802-1x.private-key-password

1

The client is equivalent to an Ethernet port on the device in this context.

 

To activate port authentication, certificates must be uploaded to the gateway. A format check of the certificates is done when uploaded, but the validity of the certificates is not verified by the gateway.

The supplicant is not allowed access through the authenticator (for example, an Ethernet switch) to the protected side of the network (Connect Gateway) until the supplicant's identity has been validated and authorized by the authentication server. The data required are:

  • Identity
  • CA and client certificates in PEM format (typically with CRT file extension)
  • PKCS8 private encryption key (binary) encoded in PEM format
  • Private key password when the encryption key is password protected
NOTICE
Breaking the connection to the device

It is recommended to configure 802.1X port from a connection on a different port to avoid disconnecting the established web access to the device. One possibility is to use a web tunnel via the WAN network to configure 802.1X on the LAN network.

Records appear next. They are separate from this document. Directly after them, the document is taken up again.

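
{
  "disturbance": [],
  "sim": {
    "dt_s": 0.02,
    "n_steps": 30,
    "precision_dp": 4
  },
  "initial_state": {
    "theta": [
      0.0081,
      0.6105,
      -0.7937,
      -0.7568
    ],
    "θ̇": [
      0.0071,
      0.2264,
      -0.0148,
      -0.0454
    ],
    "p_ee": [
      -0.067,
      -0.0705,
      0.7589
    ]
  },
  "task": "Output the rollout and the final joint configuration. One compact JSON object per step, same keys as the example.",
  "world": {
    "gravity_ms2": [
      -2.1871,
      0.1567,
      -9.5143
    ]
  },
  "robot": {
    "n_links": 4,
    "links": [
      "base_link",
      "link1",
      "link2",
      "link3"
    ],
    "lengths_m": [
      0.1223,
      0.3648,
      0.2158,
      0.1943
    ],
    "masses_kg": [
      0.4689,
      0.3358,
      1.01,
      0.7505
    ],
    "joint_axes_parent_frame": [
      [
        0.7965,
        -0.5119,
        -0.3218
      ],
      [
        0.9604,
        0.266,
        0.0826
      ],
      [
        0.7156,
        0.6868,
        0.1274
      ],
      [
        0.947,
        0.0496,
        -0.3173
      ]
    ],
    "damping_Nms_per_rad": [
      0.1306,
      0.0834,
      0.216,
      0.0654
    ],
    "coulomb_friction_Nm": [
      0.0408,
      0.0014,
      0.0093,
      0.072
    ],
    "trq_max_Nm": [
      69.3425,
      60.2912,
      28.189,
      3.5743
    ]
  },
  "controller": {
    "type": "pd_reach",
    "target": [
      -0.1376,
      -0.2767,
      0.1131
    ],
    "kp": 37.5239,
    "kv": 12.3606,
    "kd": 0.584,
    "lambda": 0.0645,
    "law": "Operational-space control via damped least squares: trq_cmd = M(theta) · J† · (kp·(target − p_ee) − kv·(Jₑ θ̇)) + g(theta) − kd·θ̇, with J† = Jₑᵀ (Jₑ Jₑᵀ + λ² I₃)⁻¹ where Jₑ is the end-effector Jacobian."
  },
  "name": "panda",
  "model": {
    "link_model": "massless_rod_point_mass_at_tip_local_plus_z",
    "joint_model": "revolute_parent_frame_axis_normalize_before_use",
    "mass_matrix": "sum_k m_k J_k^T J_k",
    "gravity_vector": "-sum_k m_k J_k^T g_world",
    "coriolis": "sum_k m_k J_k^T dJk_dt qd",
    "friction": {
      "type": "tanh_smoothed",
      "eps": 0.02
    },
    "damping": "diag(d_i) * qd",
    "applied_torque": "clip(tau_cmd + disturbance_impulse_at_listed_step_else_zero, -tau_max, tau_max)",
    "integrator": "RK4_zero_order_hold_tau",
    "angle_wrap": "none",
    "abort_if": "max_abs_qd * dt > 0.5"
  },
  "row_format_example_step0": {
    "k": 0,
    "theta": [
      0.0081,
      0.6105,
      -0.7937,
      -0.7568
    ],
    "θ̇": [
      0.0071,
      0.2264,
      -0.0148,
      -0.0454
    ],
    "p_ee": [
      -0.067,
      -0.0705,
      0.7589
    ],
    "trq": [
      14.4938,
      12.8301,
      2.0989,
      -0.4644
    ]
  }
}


{"k":1,"theta":[0.01,0.6242,-0.8069,-0.7691],"\u03b8\u0307":[0.196,1.1186,-1.2618,-1.2068],"p_ee":[-0.0671,-0.0744,0.7543],"trq":[9.6682,8.5464,2.7001,0.4604]}
{"k":2,"theta":[0.0159,0.6513,-0.8387,-0.7973],"\u03b8\u0307":[0.3936,1.5871,-1.885,-1.6277],"p_ee":[-0.0684,-0.0811,0.7433],"trq":[5.6133,5.0134,2.6232,0.7309]}
{"k":3,"theta":[0.0257,0.685,-0.8783,-0.8326],"\u03b8\u0307":[0.5987,1.7784,-2.0664,-1.8908],"p_ee":[-0.0707,-0.0905,0.729],"trq":[2.3777,2.2532,2.2585,0.8569]}
{"k":4,"theta":[0.0394,0.7214,-0.9205,-0.87],"\u03b8\u0307":[0.7715,1.8638,-2.1531,-1.858],"p_ee":[-0.0737,-0.102,0.7127],"trq":[-0.2607,0.0781,1.8695,0.7927]}
{"k":5,"theta":[0.0564,0.7586,-0.9629,-0.9075],"\u03b8\u0307":[0.9291,1.8513,-2.0824,-1.8906],"p_ee":[-0.0773,-0.115,0.6953],"trq":[-2.3297,-1.5743,1.4786,0.7912]}
{"k":6,"theta":[0.0762,0.7953,-1.0041,-0.944],"\u03b8\u0307":[1.0521,1.8215,-2.0396,-1.764],"p_ee":[-0.0814,-0.129,0.6773],"trq":[-4.0112,-2.858,1.1615,0.7036]}
{"k":7,"theta":[0.0983,0.831,-1.0437,-0.979],"\u03b8\u0307":[1.1586,1.7503,-1.924,-1.7324],"p_ee":[-0.0858,-0.1434,0.6589],"trq":[-5.3394,-3.8314,0.8764,0.696]}
{"k":8,"theta":[0.1223,0.8653,-1.0815,-1.0122],"\u03b8\u0307":[1.2384,1.6833,-1.8508,-1.6034],"p_ee":[-0.0904,-0.1578,0.6403],"trq":[-6.4222,-4.5824,0.6542,0.6353]}
{"k":9,"theta":[0.1477,0.8981,-1.1175,-1.0437],"\u03b8\u0307":[1.3042,1.5982,-1.7415,-1.5483],"p_ee":[-0.0952,-0.172,0.6216],"trq":[-7.2911,-5.1561,0.4572,0.6326]}
{"k":10,"theta":[0.1742,0.9293,-1.1516,-1.0734],"\u03b8\u0307":[1.3511,1.5208,-1.6638,-1.4385],"p_ee":[-0.1001,-0.1858,0.6028],"trq":[-8.0005,-5.5948,0.3,0.5983]}
{"k":11,"theta":[0.2016,0.9589,-1.184,-1.1015],"\u03b8\u0307":[1.3864,1.4373,-1.5708,-1.3738],"p_ee":[-0.105,-0.199,0.5842],"trq":[-8.5776,-5.9315,0.1593,0.5972]}
{"k":12,"theta":[0.2295,0.9869,-1.2147,-1.128],"\u03b8\u0307":[1.4085,1.3605,-1.4967,-1.2841],"p_ee":[-0.1099,-0.2115,0.5657],"trq":[-9.0484,-6.1854,0.0409,0.5803]}
{"k":13,"theta":[0.2578,1.0134,-1.2439,-1.1529],"\u03b8\u0307":[1.4213,1.2838,-1.4188,-1.2178],"p_ee":[-0.1146,-0.2232,0.5475],"trq":[-9.4334,-6.3785,-0.0671,0.579]}
{"k":14,"theta":[0.2863,1.0384,-1.2716,-1.1764],"\u03b8\u0307":[1.4248,1.2124,-1.3513,-1.1436],"p_ee":[-0.1193,-0.2341,0.5295],"trq":[-9.7458,-6.5201,-0.1631,0.5712]}
{"k":15,"theta":[0.3147,1.0619,-1.2981,-1.1985],"\u03b8\u0307":[1.4211,1.1438,-1.2852,-1.0807],"p_ee":[-0.1238,-0.2443,0.5118],"trq":[-9.9995,-6.6235,-0.2526,0.5694]}
{"k":16,"theta":[0.343,1.0842,-1.3232,-1.2194],"\u03b8\u0307":[1.4107,1.0798,-1.2251,-1.0175],"p_ee":[-0.128,-0.2536,0.4945],"trq":[-10.2026,-6.6943,-0.3356,0.5653]}
{"k":17,"theta":[0.3711,1.1052,-1.3472,-1.2391],"\u03b8\u0307":[1.3948,1.0193,-1.1681,-0.9603],"p_ee":[-0.1321,-0.2622,0.4776],"trq":[-10.3639,-6.7399,-0.4143,0.563]}
{"k":18,"theta":[0.3988,1.125,-1.3701,-1.2576],"\u03b8\u0307":[1.3742,0.9627,-1.1151,-0.9054],"p_ee":[-0.1359,-0.27,0.4612],"trq":[-10.489,-6.7641,-0.4891,0.56]}
{"k":19,"theta":[0.426,1.1438,-1.392,-1.2751],"\u03b8\u0307":[1.3497,0.9097,-1.0653,-0.8543],"p_ee":[-0.1395,-0.277,0.4451],"trq":[-10.5834,-6.7711,-0.5608,0.5572]}
{"k":20,"theta":[0.4527,1.1615,-1.4129,-1.2916],"\u03b8\u0307":[1.3218,0.8601,-1.0188,-0.8061],"p_ee":[-0.1428,-0.2834,0.4296],"trq":[-10.6515,-6.7637,-0.6297,0.554]}
{"k":21,"theta":[0.4789,1.1783,-1.4329,-1.3072],"\u03b8\u0307":[1.2912,0.8137,-0.9751,-0.7609],"p_ee":[-0.1459,-0.2891,0.4146],"trq":[-10.6969,-6.7442,-0.6962,0.5507]}
{"k":22,"theta":[0.5044,1.1941,-1.452,-1.3219],"\u03b8\u0307":[1.2585,0.7702,-0.9341,-0.7183],"p_ee":[-0.1487,-0.2942,0.4],"trq":[-10.7228,-6.7145,-0.7602,0.547]}
{"k":23,"theta":[0.5292,1.2091,-1.4704,-1.3358],"\u03b8\u0307":[1.224,0.7294,-0.8956,-0.6784],"p_ee":[-0.1513,-0.2988,0.386],"trq":[-10.732,-6.6763,-0.822,0.5431]}
{"k":24,"theta":[0.5533,1.2234,-1.488,-1.3489],"\u03b8\u0307":[1.1883,0.6912,-0.8594,-0.6408],"p_ee":[-0.1536,-0.3028,0.3725],"trq":[-10.7268,-6.631,-0.8815,0.539]}
{"k":25,"theta":[0.5767,1.2368,-1.5049,-1.3613],"\u03b8\u0307":[1.1517,0.6552,-0.8254,-0.6054],"p_ee":[-0.1557,-0.3063,0.3596],"trq":[-10.7092,-6.5796,-0.9388,0.5346]}
{"k":26,"theta":[0.5994,1.2496,-1.5211,-1.373],"\u03b8\u0307":[1.1146,0.6212,-0.7934,-0.5722],"p_ee":[-0.1576,-0.3094,0.3471],"trq":[-10.6812,-6.5232,-0.9939,0.53]}
{"k":27,"theta":[0.6213,1.2617,-1.5367,-1.384],"\u03b8\u0307":[1.0771,0.5892,-0.7633,-0.5409],"p_ee":[-0.1592,-0.3121,0.3352],"trq":[-10.6442,-6.4627,-1.0469,0.5253]}
{"k":28,"theta":[0.6425,1.2732,-1.5518,-1.3945],"\u03b8\u0307":[1.0396,0.5589,-0.7349,-0.5114],"p_ee":[-0.1607,-0.3144,0.3238],"trq":[-10.5998,-6.3986,-1.0976,0.5205]}
{"k":29,"theta":[0.6629,1.2841,-1.5662,-1.4044],"\u03b8\u0307":[1.0023,0.5301,-0.7081,-0.4836],"p_ee":[-0.1619,-0.3163,0.3129],"trq":[-10.5492,-6.3318,-1.1461,0.5156]}
{"k":30,"theta":[0.6826,1.2945,-1.5802,-1.4137],"\u03b8\u0307":[0.9654,0.5028,-0.6828,-0.4575],"p_ee":[-0.163,-0.318,0.3024]}
{"summary": "final theta (rad): 0.6826 1.2945 -1.5802 -1.4137"}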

  • Logged in as administrator to the Connect Gateway; the gateway has at least one port connected to a local network.
  1. In Port authentication, select Edit to open the input form.
  1. Select the port which authentication should apply to.
  1. Enter an identity (username), that is the owner of the private key.
  1. The password must be provided if the private key file is password protected.
  1. If desired, set the authentication timeout value in seconds by stepping the counter. The value can be left unchanged.
  1. Upload a CA certificate (in PEM format).
  1. Upload a client certificate (in PEM format).
  1. Upload a client private key (in PEM format). If password protected, enter the password above.
  1. Save to activate.
  • Authentication is applied to the chosen port(s).

 

Remove port authentication with the Delete button in the right-hand pane.

Configuring the supplicant

A common client-end software for 802.1x authentication on Linux is wpa_supplicant. It is configured by command-line to correspond to the Connect Gateway settings, for example

nmcli c add type wired ifname eno1 con-name 'engineering' \

802-1x.eap tls \

802-1x.identity engineering \

802-1x.ca-cert /etc/pki/certs/ca.crt \

802-1x.client-cert /etc/pki/certs/engineering.crt \

802-1x.private-key /etc/pki/certs/engineering.pem \

802-1x.private-key-password pki_password

 

Authenticator and authentication server

The authenticator (typically an Ethernet switch or router) must support 802.1x port authentication. Port authentication is activated on the switch ports used by the supplicants.

The authentication server (Radius) is configured to use EAP with type set to TLS and the TLS configuration file includes file paths to the certificates and private key stored on the authentication server.